Once you’ve monitored and closed your positions, your broker will take any debts from the capital owed and you’ll receive your profits.

Some brokers provide a guide or tutorial that will have leverage trading explained on their platform.

OTC vs Exchange Leverage Trading

You can conduct leverage trading over-the-counter (OTC) or through an exchange. Both marketplaces allow securities to be traded but are different structures with pros and cons.


OTC markets are an informal or ‘decentralised’ (DEX) market where participants trade assets like forex or stocks directly with a network of one or more dealers. While fewer regulations open up a range of opportunities, this makes for a less transparent trading environment. Dealers in the OTC market act as market-makers. They quote prices at which they are willing to buy (bid) or sell (ask) and negotiate execution prices with participants over the phone or email. Notably, quote prices are not necessarily consistent across every customer, which means markets are not being traded equally. Liquidity also fluctuates widely in OTC markets as it lacks buyers and sellers.


An exchange is a centralised marketplace to trade financial instruments such as the New York Stock Exchange (NYSE) or the International Securities Exchange (ISE).
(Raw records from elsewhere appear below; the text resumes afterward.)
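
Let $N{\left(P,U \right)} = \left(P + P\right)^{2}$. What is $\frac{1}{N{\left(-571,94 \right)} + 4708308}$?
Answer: $\frac{1}{6012472} \approx 1.6632 \cdot 10^{-7}$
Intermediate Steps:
$N{\left(P,U \right)} = 4 P^{2}$ ($N{\left(P,U \right)} = \left(2 P\right)^{2} = 4 P^{2}$)
$\frac{1}{N{\left(-571,94 \right)} + 4708308} = \frac{1}{4 \left(-571\right)^{2} + 4708308} = \frac{1}{4 \cdot 326041 + 4708308} = \frac{1}{1304164 + 4708308} = \frac{1}{6012472}$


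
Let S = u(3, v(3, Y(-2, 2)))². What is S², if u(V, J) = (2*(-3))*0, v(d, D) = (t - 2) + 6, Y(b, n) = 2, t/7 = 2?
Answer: 0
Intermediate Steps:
t = 14 (t = 7*2 = 14)
v(d, D) = 18 (v(d, D) = (14 - 2) + 6 = 12 + 6 = 18)
u(V, J) = 0 (u(V, J) = -6*0 = 0)
S = 0 (S = 0² = 0)
S² = 0² = 0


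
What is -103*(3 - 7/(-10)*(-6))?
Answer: 618/5 ≈ 123.60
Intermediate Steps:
-103*(3 - 7/(-10)*(-6)) = -103*(3 - 7*(-⅒)*(-6)) = -103*(3 + (7/10)*(-6)) = -103*(3 - 21/5) = -103*(-6/5) = 618/5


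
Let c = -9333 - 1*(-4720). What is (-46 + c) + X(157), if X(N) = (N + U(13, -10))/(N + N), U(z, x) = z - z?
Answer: -9317/2 ≈ -4658.5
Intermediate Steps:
U(z, x) = 0
c = -4613 (c = -9333 + 4720 = -4613)
X(N) = ½ (X(N) = (N + 0)/(N + N) = N/((2*N)) = N*(1/(2*N)) = ½)
(-46 + c) + X(157) = (-46 - 4613) + ½ = -4659 + ½ = -9317/2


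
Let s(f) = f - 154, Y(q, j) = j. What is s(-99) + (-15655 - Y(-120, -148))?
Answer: -15760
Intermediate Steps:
s(f) = -154 + f
s(-99) + (-15655 - Y(-120, -148)) = (-154 - 99) + (-15655 - 1*(-148)) = -253 + (-15655 + 148) = -253 - 15507 = -15760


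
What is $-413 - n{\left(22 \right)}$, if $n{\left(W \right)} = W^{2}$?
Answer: $-897$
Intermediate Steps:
$-413 - n{\left(22 \right)} = -413 - 22^{2} = -413 - 484 = -897$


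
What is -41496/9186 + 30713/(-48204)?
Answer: -380400467/73800324 ≈ -5.1545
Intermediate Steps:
-41496/9186 + 30713/(-48204) = -41496*1/9186 + 30713*(-1/48204) = -6916/1531 - 30713/48204 = -380400467/73800324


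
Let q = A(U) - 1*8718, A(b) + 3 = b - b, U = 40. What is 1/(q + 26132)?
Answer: 1/17411 ≈ 5.7435e-5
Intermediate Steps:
A(b) = -3 (A(b) = -3 + (b - b) = -3 + 0 = -3)
q = -8721 (q = -3 - 1*8718 = -3 - 8718 = -8721)
1/(q + 26132) = 1/(-8721 + 26132) = 1/17411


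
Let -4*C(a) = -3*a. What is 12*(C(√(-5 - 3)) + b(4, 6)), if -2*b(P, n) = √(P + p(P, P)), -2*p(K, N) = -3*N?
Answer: -6*√10 + 18*I*√2 ≈ -18.974 + 25.456*I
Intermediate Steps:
p(K, N) = 3*N/2 (p(K, N) = -(-3)*N/2 = 3*N/2)
b(P, n) = -√10*√P/4 (b(P, n) = -√(P + 3*P/2)/2 = -√10*√P/2/2 = -√10*√P/4)
C(a) = 3*a/4 (C(a) = -(-3)*a/4 = 3*a/4)
12*(C(√(-5 - 3)) + b(4, 6)) = 12*(3*√(-5 - 3)/4 - √10*√4/4) = 12*(3*√(-8)/4 - ¼*√10*2) = 12*(3*(2*I*√2)/4 - √10/2) = 12*(3*I*√2/2 - √10/2) = 12*(-√10/2 + 3*I*√2/2) = -6*√10 + 18*I*√2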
The primary difference of an exchange is that they impose rules that govern trading and information to ensure a fair and organised environment. It also centralises the reporting of bid and ask prices, allowing transparency for everyone in the marketplace. Every company trading on an exchange must meet specific listing requirements, including financial and audits reporting and minimum capital requirements.

Final Word On Leverage Trading

In this article, we’ve explained leverage trading and the risks involved. Many regulatory bodies around the world have tightened restrictions to protect retail traders from undue risk when trading with leverage. However, when done right, it can open up a number of interesting opportunities with little capital. Before you trade with leverage, make sure you learn the basics and practise with a demo account.
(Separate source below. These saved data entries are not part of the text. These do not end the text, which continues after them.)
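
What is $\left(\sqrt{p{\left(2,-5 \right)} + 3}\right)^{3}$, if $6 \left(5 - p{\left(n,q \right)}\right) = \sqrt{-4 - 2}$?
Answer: $\frac{\sqrt{6} \left(48 - i \sqrt{6}\right)^{\frac{3}{2}}}{36} \approx 22.605 - 1.7322 i$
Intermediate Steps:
$p{\left(n,q \right)} = 5 - \frac{i \sqrt{6}}{6}$ ($p{\left(n,q \right)} = 5 - \frac{\sqrt{-4 - 2}}{6} = 5 - \frac{\sqrt{-6}}{6} = 5 - \frac{i \sqrt{6}}{6}$)
$\left(\sqrt{p{\left(2,-5 \right)} + 3}\right)^{3} = \left(\sqrt{\left(5 - \frac{i \sqrt{6}}{6}\right) + 3}\right)^{3} = \left(\sqrt{8 - \frac{i \sqrt{6}}{6}}\right)^{3} = \left(8 - \frac{i \sqrt{6}}{6}\right)^{\frac{3}{2}}$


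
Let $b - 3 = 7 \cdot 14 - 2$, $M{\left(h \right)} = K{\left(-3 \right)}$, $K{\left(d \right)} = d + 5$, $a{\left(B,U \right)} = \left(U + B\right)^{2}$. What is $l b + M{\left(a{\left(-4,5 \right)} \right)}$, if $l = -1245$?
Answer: $-123253$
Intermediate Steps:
$a{\left(B,U \right)} = \left(B + U\right)^{2}$
$K{\left(d \right)} = 5 + d$
$M{\left(h \right)} = 2$ ($M{\left(h \right)} = 5 - 3 = 2$)
$b = 99$ ($b = 3 + \left(7 \cdot 14 - 2\right) = 3 + \left(98 - 2\right) = 3 + 96 = 99$)
$l b + M{\left(a{\left(-4,5 \right)} \right)} = \left(-1245\right) 99 + 2 = -123255 + 2 = -123253$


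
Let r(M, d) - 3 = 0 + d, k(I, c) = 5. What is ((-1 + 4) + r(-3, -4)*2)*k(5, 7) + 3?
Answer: 8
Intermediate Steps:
r(M, d) = 3 + d (r(M, d) = 3 + (0 + d) = 3 + d)
((-1 + 4) + r(-3, -4)*2)*k(5, 7) + 3 = ((-1 + 4) + (3 - 4)*2)*5 + 3 = (3 - 1*2)*5 + 3 = (3 - 2)*5 + 3 = 1*5 + 3 = 5 + 3 = 8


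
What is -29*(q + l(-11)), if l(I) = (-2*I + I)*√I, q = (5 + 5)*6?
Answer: -1740 - 319*I*√11 ≈ -1740.0 - 1058.0*I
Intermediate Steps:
q = 60 (q = 10*6 = 60)
l(I) = -I^(3/2) (l(I) = (-I)*√I = -I^(3/2))
-29*(q + l(-11)) = -29*(60 - (-11)^(3/2)) = -29*(60 - (-11)*I*√11) = -29*(60 + 11*I*√11) = -1740 - 319*I*√11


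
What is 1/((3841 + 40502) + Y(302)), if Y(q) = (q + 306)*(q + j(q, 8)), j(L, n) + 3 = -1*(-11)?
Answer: 1/232823 ≈ 4.2951e-6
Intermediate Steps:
j(L, n) = 8 (j(L, n) = -3 - 1*(-11) = -3 + 11 = 8)
Y(q) = (8 + q)*(306 + q) (Y(q) = (q + 306)*(q + 8) = (306 + q)*(8 + q) = (8 + q)*(306 + q))
1/((3841 + 40502) + Y(302)) = 1/((3841 + 40502) + (2448 + 302² + 314*302)) = 1/(44343 + (2448 + 91204 + 94828)) = 1/(44343 + 188480) = 1/232823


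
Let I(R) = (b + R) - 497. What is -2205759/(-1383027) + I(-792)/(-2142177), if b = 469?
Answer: 1575420093161/987562876593 ≈ 1.5953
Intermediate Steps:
I(R) = -28 + R (I(R) = (469 + R) - 497 = -28 + R)
-2205759/(-1383027) + I(-792)/(-2142177) = -2205759/(-1383027) + (-28 - 792)/(-2142177) = -2205759*(-1/1383027) - 820*(-1/2142177) = 735253/461009 + 820/2142177 = 1575420093161/987562876593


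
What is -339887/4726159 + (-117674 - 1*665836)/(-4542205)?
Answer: 431831281451/4293436608119 ≈ 0.10058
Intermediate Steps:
-339887/4726159 + (-117674 - 1*665836)/(-4542205) = -339887*1/4726159 + (-117674 - 665836)*(-1/4542205) = -339887/4726159 - 783510*(-1/4542205) = -339887/4726159 + 156702/908441 = 431831281451/4293436608119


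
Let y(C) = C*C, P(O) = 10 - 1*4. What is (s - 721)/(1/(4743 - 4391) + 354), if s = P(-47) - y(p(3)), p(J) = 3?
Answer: -254848/124609 ≈ -2.0452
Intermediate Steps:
P(O) = 6 (P(O) = 10 - 4 = 6)
y(C) = C²
s = -3 (s = 6 - 1*3² = 6 - 1*9 = 6 - 9 = -3)
(s - 721)/(1/(4743 - 4391) + 354) = (-3 - 721)/(1/(4743 - 4391) + 354) = -724/(1/352 + 354) = -724/124609/352 = -724*352/124609 = -254848/124609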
Is Leverage Trading Gambling?

No, leverage trading or any forex trading is not gambling. It is classed as a financial service and is therefore regulated by the relevant authorities, such as the FCA, ASIC, CySEC or CFTC. However, trading using leverage does carry risk which could lead to losses. Traders should be conscious of risk management strategies.

Is Leverage Trading Halal Or Haram In Islam?

It is likely that leveraged trading is halal but it depends on how you use it. Leverage is similar to a loan from a broker, which is permissible in Islam under certain rules. If you’re concerned that your broker is offering Haram leverage, consult your local religious leader for advice.

How Does Leverage Trading Work?

Leveraged trading (or trading on margin) means funds are borrowed from a broker to increase position sizes beyond what your available balance would usually allow. The amount of leverage is usually expressed as a ratio i.e. 1:10. After closing the position, you will repay the broker back the debt, taking the profit on the larger position size.

Yes, leverage trading is legal in the US and UK for retail traders. However, the leverage limits vary between both countries. US traders can trade forex with up to 1:50 leverage under NFA rules while FCA permits up to 1:30 leverage among regulated brokers.

Is Leverage Trading Taxable?

Profits earned from leverage trading may be taxable, just like you would pay tax on money earned from an employer. If you are an investor, your earnings will be subject to capital gains tax, whereas if you are a short term trader, such as a day trader, your earnings will likely be taxed as business income. Note that some websites charge interest on the borrowed funds. We’d advise that you consult a tax professional to ensure you are meeting legal obligations within your country.

What Is Leveraged Vs Margin Trading?

Trading on margin is the same as leveraged trading. The term margin refers to the deposit value and the remainder of the position is placed with borrowed funds. This strategy allows you to leverage the capital you have to place a position that is larger than it would usually allow.